The Securities Act, 2015, provides for certain exemptions from prospectus requirements, such as:

**Private placements:** Offerings to a limited number of sophisticated investors or institutional investors.

**Small offerings:** Offerings below a certain threshold (if defined by SECP rules).

**Offers to existing security holders:** Under specific conditions.

However, specific exemptions tailored for digital asset security offerings are yet to be fully developed and operationalized.

**Licensed Exchanges:** Trading would need to occur on a licensed stock exchange (e.g., Pakistan Stock Exchange) or a specifically authorized "Digital Asset Exchange" if such an entity were to be licensed by the SECP in the future. No such dedicated "Digital Asset Exchange" for security tokens currently exists.
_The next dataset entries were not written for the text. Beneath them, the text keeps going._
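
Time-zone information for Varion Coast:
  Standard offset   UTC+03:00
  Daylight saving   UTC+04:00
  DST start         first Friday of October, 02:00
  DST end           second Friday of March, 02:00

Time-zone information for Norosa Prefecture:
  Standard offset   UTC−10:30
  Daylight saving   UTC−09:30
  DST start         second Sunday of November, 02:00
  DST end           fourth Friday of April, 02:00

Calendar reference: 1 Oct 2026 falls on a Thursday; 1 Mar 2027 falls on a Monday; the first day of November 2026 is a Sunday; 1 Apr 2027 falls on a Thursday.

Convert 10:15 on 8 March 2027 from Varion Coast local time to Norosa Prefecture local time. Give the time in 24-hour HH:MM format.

20:45

1 October 2026 is a Thursday, so the first Friday is October 2.
1 March 2027 is a Monday, so the first Friday is March 5 and the second is March 12.
Daylight saving runs 2 October 2026 – 12 March 2027; 8 March 2027 is inside that window, so Varion Coast is at UTC+04:00.
10:15 Varion Coast − 4h = 06:15 UTC.
1 November 2026 is a Sunday, so the first Sunday is November 1 and the second is November 8.
1 April 2027 is a Thursday, so the first Friday is April 2 and the fourth is April 23.
At the standard offset (UTC−10:30), 06:15 UTC − 10h30m = 19:45 Norosa Prefecture standard time (rolling into the previous day, 7 March 2027).
Daylight saving runs 8 November 2026 – 23 April 2027; the standard-time date in Norosa Prefecture, 7 March 2027, is inside that window, so Norosa Prefecture is at UTC−09:30.
06:15 UTC − 9h30m = 20:45 Norosa Prefecture (rolling into the previous day, 7 March 2027).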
**Regulatory Oversight:** All trading activities would be under the direct oversight of the SECP, ensuring market integrity, transparency, and fairness.

**Market Conduct Rules:** Adherence to rules against insider trading, market manipulation, and other unfair trading practices.

**AML/CFT & KYC:** Strict compliance with Anti-Money Laundering (AML) and Combating the Financing of Terrorism (CFT) regulations, including Know-Your-Customer (KYC) procedures for all participants.

**Central Depository:** Security tokens, like other securities, might be required to be dematerialized and held in a central depository system (e.g., Central Depository Company of Pakistan Limited).

**State Bank of Pakistan (SBP) Warnings:** The SBP has repeatedly issued circulars and public warnings, advising financial institutions and the public against engaging in transactions involving virtual currencies, stating they are not legal tender and carry significant risks. Financial institutions are prohibited from processing transactions related to virtual currencies.

**Federal Investigation Agency (FIA) Actions:** The FIA, Pakistan's premier investigation agency, has taken action against individuals and entities involved in operating unauthorized cryptocurrency exchanges or alleged crypto scams. These actions are primarily based on unauthorized foreign exchange dealings, fraud, or money laundering, rather than specifically *securities violations* related to tokens.

**Example:** The FIA has investigated and arrested individuals involved in operating peer-to-peer crypto exchanges or alleged investment schemes promising high returns through crypto, branding them as fraudulent or illegal money laundering operations. This demonstrates a willingness to act against *any* unauthorized crypto activity.

**SECP's Cautionary Stance:** While developing the regulatory framework, the SECP itself has issued investor alerts warning against the risks associated with investing in unregulated digital assets.

Accessible via the SECP website or various legal databases.

*Direct Link (SECP source usually reliable):* https://www.secp.gov.pk/laws/securities-laws/ (Look for "Securities Act, 2015")

**SECP's Digital Asset Regulatory Framework / Consultation Paper:**

The SECP issued a consultation paper titled "Proposed Regulatory Framework for Digital Asset Trading Platforms" and other related documents. While a final, fully implemented framework for security tokens is still evolving, these documents outline their approach.

*SECP's dedicated page for "Digital Assets":* https://www.secp.gov.pk/digital-assets/

**State Bank of Pakistan (SBP) Circulars/Press Releases:**

The SBP frequently issues warnings against virtual currencies.

*SBP's main page for press releases/circulars:* https://www.sbp.org.pk/press/index.asp

You would need to search their archives for specific circulars regarding virtual currencies, which have been issued over the years. A prominent one was PR.17/2018-SBP dated April 6, 2018, prohibiting financial institutions from dealing in virtual currencies.